"Serenade", "Mozartiana", "Tschaikovsky Pas de Deux", "Tschaikovsky Suite No. 3"
New York City Ballet
David H. Koch Theater
New York, NY
Sept. 24, 2014
by Mary Cargill
copyright © 2014 by Mary Cargill
New York City Ballet is continuing its theme evenings, performing ballets that the marketing department can group together. The official opening night of the season (after the fashion-themed gala) featured all Balanchine/all Tschaikovsky. All of these ballets are glorious, of course, but performing them together does seem to imply that the program wasn't really carefully curated. However, any performance that opens with "Serenade" is halfway home. Sara Mearns danced the Waltz with her usual dramatic intensity.
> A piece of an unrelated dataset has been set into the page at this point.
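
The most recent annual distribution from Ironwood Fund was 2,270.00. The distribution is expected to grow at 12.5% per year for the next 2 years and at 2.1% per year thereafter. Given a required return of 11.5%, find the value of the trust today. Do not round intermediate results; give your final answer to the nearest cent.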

There is something so vibrant about her presence, yet she never seems to be overdoing it--the stage is her world and we are privileged to watch. For her the Waltz girl did not seem to be the elegiac, almost wistful memory of happiness that some have made her, but a free woman forging her own path. The section where the woman dances ahead of the man, looking back and urging him on, only apparently to fade to mist, for Mearns was not a gloss of the old Romantic ideal of the unattainable but rather a forceful pushing forward. She was simply breathtaking.
Sara Mearns in "Serenade" Photo © Paul Kolnik.